Le peuple de Dieu cherche également à être « conduit par l'Esprit » (5.18), à suivre ses directives (5.25) et à semer dans son « champ » (6.8), en acquérant une discipline de pensée et de vie, afin que le « fruit de l'Esprit » apparaisse et mûrisse dans notre vie. Voici la manière chrétienne de parvenir à la sainteté.

Le dernier verset de l'épître constitue une conclusion appropriée : Chers frères, que la grâce de notre Seigneur Jésus-Christ soit avec vous tous (6.18). Car la vie chrétienne se vit par la grâce du Christ, et cette grâce (ou faveur imméritée) s'exprime dans les trois domaines que nous avons considérés.

Premièrement, la réponse à la question de l'autorité est : Jésus-Christ par l'intermédiaire de ses apôtres. Le Christ nomma les Douze (et plus tard Paul lui-même) ; il les investit de son autorité pour enseigner en son nom,94 et il leur promit le Saint-Esprit en abondance afin de leur rappeler son propre enseignement et de les conduire dans toute la vérité.95 Ainsi « ce que Jésus a commencé de faire et d'enseigner » pendant sa vie (Ac. 1.1), il le poursuivit par l'intermédiaire de ses apôtres. Par conséquent, il désirait que les hommes se soumettent à leur autorité apostolique comme à la sienne : « Celui qui vous reçoit me reçoit », affirma-t-il.96 « Si quelqu'un vous écoute, c'est moi qu'il écoute; si quelqu'un vous rejette, c'est moi qu'il rejette ».97

94 Mc 3.14 ; Luc 6.13 ; Ac 1.15-27 ; 26.12-18 (surtout le v. 17 « Je t'envoie », ego apostellose) ; 1 Cor 15.8-11 ; Gal 1.1, 15-17.

95 Jn 14.25, 26v ; 15.26, 27v ; 16.12-15.

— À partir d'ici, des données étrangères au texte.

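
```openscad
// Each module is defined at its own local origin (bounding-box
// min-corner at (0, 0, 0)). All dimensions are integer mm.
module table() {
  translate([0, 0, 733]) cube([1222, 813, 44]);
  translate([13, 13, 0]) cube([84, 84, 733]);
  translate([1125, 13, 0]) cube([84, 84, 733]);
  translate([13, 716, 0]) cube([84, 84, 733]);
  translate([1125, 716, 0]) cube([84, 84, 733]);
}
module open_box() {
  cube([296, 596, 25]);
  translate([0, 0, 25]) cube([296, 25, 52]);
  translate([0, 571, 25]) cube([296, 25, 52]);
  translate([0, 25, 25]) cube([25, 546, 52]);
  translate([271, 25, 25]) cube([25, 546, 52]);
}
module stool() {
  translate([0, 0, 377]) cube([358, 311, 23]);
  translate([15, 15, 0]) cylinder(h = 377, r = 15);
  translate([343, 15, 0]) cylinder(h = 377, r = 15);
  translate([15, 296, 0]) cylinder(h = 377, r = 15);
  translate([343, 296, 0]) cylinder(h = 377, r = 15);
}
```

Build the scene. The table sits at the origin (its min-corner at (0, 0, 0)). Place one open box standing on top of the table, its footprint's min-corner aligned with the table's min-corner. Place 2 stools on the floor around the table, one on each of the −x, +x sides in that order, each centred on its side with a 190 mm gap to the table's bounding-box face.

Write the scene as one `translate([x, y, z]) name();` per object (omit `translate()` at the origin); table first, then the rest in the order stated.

table();
translate([0, 0, 777]) open_box();
translate([-548, 251, 0]) stool();
translate([1412, 251, 0]) stool();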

96 Mat 10.40 ; cf. Jn 13.20.

97 Luc 10.16.

Deuxièmement, la réponse à la question du salut est : Jésus-Christ au moyen de sa croix. Jésus-Christ vint non seulement pour enseigner mais pour sauver, non seulement pour révéler Dieu mais pour racheter des hommes. Sur la croix, il porta notre péché et subit notre malédiction. Ainsi, si nous sommes unis au Christ crucifié par la foi en lui, toutes les bénédictions de l'Évangile – la justification, l'adoption et le don de l'Esprit – nous appartiennent en propre.

Troisièmement, la réponse à la question de la sainteté est : Jésus-Christ à travers son Esprit. Non seulement le Christ mourut, ressuscita et retourna au ciel, mais il envoya le Saint-Esprit pour agir à sa place. Le Saint-Esprit est l'Esprit du Christ qui habite en tout chrétien,98 et l'une des plus grandes oeuvres du Saint-Esprit consiste à nous rendre conformes à l'image du Christ,99 à former le Christ en nous (Ga. 4.19), à susciter dans notre vie le « fruit » de l'Esprit qui est la conformité au Christ.

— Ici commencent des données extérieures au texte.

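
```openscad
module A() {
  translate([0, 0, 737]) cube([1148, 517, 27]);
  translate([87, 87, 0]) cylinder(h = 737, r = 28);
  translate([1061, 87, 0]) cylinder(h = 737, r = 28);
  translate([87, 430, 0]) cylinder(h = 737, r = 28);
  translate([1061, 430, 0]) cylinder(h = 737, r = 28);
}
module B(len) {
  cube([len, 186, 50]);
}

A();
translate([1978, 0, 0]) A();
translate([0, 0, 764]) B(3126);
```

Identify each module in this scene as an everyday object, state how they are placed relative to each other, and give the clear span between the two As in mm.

A is a table. B is a beam. A beam spans the tops of two tables. The clear span between the two tables is 830 mm.

Second table starts at x = 1978; first ends at x = 1148; clear span = 1978 − 1148 = 830 mm.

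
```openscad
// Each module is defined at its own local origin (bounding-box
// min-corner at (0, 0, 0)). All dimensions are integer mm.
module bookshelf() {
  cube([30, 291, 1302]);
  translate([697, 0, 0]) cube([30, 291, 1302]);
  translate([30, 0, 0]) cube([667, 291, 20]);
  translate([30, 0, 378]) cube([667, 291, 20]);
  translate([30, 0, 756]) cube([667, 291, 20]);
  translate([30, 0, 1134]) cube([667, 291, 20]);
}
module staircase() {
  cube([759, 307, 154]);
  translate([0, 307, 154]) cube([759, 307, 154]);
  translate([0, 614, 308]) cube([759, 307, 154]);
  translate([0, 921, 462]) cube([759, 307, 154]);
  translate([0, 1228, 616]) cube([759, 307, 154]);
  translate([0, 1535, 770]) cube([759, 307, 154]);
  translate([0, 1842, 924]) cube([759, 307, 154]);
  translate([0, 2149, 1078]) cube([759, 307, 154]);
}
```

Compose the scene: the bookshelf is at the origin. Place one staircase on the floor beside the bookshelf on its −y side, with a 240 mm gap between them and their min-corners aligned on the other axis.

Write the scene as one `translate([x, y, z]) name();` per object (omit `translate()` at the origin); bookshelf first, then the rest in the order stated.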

98 Par ex. Rom 8.9 ; 1 Cor 6.19 ; Gal 3.2, 14 ; 4.6.

99 2 Cor 3.18.

Ainsi le Christ nous enseigne par l'intermédiaire de ses apôtres, il nous sauve par le moyen de sa croix, et il nous sanctifie à travers son Esprit. Voici en quelques mots le message de l'épître aux Galates et, en réalité, du christianisme lui-même. Il est compris en entier dans les derniers mots de l'épître : Mes frères, que la grâce de notre Seigneur Jésus-Christ – par l'intermédiaire de ses apôtres, au moyen sa croix, et à travers son Esprit – soit avec vous tous. Amen.